Can Data Be Stolen From Your POS System?

Can Data Be Stolen From Your POS System?

Stolen credit cards are used in different ways by fraudulent elements in the society to commit fraud online and offline. And one of the ways to steal these types of information on them is through the POS systems. A large number of businesses in this country are connected in one way or another to the internet, POS systems included.

How is the POS system compromised?

The hackers usually exploit the existing infrastructure to infiltrate POS terminals through the corporate network. They mostly exploit an existing vulnerability in an internet-connected computing system that also connects to the POS terminals. They may also dupe an employee into granting them access in one way or another. They then utilize multiple techniques to transverse the corporate network until they gain access to the POS systems, where they embark on stealing as many credit cards that pass through it as they can.
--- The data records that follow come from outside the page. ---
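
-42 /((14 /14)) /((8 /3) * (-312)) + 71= 29557 /416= 71.05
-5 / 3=-1.67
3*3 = 9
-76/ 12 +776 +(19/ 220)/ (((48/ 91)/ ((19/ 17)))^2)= 112803976339/ 146488320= 770.05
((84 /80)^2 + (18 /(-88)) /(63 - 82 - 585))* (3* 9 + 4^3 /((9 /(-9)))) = -13555431 /332200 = -40.81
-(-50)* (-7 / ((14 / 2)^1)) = -50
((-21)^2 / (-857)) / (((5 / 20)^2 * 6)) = -1176 / 857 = -1.37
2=2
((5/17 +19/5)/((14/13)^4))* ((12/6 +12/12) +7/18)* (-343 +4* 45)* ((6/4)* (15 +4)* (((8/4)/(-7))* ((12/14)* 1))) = 11735.36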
Unfortunately, when the customer’s sensitive data is being stolen from the POS system, it can go on unnoticed until it is too late to do anything. Worse still, the theft is not even noticed by the store owners or staff but by third parties, for example government authorities when they come calling after a specific customer alerts them on it. This mostly happens after the bank has alerted the customer of pending credit card dues he seemingly owe, and after investigation the fraud is discovered to have originated from the business’s POS system.

How do you protect your POS system from credit card data theft?
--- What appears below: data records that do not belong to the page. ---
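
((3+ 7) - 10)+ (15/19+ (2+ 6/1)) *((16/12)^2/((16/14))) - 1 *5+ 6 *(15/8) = 13627/684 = 19.92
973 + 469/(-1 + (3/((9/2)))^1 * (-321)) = 208726/215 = 970.82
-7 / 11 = -0.64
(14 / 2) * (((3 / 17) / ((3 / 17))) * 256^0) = 7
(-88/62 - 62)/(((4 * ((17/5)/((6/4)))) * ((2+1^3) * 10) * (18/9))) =-983/8432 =-0.12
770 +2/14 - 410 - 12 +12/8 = 4895/14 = 349.64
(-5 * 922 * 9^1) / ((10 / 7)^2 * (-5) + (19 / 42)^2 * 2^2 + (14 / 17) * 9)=311050530 / 14797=21021.19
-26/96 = -13/48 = -0.27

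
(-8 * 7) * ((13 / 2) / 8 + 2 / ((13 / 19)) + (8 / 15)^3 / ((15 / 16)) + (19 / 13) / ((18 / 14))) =-371066927 / 1316250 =-281.91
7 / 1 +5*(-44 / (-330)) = 23 / 3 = 7.67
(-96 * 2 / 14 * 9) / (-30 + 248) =-0.57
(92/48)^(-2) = 144/529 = 0.27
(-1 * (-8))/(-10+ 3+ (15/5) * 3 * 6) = 8/47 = 0.17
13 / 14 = 0.93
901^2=811801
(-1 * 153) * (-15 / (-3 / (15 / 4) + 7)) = 11475 / 31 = 370.16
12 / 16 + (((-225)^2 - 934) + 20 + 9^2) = 199171 / 4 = 49792.75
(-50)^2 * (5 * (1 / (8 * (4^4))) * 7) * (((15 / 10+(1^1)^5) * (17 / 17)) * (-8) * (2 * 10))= -546875 / 32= -17089.84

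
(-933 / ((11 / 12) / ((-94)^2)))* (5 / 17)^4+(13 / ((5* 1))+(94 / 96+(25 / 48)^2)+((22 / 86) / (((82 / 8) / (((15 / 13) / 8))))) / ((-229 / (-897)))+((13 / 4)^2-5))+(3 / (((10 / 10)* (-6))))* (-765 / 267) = -25589323809762950585759 / 380293279820847360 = -67288.39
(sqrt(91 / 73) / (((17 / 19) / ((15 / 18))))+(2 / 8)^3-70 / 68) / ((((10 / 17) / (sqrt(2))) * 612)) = 0.00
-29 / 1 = -29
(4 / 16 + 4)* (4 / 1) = 17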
There are a number of good ways to make your POS terminals harder to hack or be targeted by criminals for fraudulent activities. These include:

  • Segmenting your POS environments

A good POS system vendor knows the importance of segmenting your POS environments, something that means not permitting POS software to reside on the same system that is used for internet browsing, emailing, playing games, and the likes. The best solution in this regard is to set up two computers in your back office. The first one is for conducting all your business activities, for instance ordering uniforms, supplies, etc. The other computer should only be used for POS purposes, and need to be properly segmented from the others through a strong firewall.
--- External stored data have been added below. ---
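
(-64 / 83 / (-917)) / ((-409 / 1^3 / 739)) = -47296 / 31129399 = -0.00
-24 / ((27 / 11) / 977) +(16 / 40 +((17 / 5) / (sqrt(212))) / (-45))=-429862 / 45 - 17*sqrt(53) / 23850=-9552.49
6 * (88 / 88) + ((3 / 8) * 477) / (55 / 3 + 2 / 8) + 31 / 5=48671 / 2230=21.83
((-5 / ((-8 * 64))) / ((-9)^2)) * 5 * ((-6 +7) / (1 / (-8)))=-25 / 5184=-0.00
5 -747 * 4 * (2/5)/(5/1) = -5851/25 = -234.04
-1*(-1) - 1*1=0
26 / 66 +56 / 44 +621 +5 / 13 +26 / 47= 1143067 / 1833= 623.60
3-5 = -2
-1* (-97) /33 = 97 /33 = 2.94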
Others in a summary include:

  • Restricting the functionality of POS terminals so that they are used to access the internet for web browsing, gaming, or emailing by the employees
  • Adequately training your staff about POS security and credit card fraud
  • Requiring a card security code for all online card transactions. The card security code is the unique three or four digit number which is commonly printed on the back of the payment card, and that is not stored on the magnetic strip
  • Restricting remote access to your POS terminals
  • Install firewalls and good antivirus software on the system and that is kept updated at all times
  • Limiting the integration of your POS terminals and corporate network systems by installing powerful internal firewalls in the network
  • Requiring a two-factor authentication for administrative changes to critical POS terminals

While credit card fraud has always been a problem in many countries, the advert of internet and heavy reliance on point-of-sale terminals for business transactions and that are all connected has intensified the threat. Fortunately, by taking the right POS system securing measures like listed above, this threat can be reduced or completely done away with.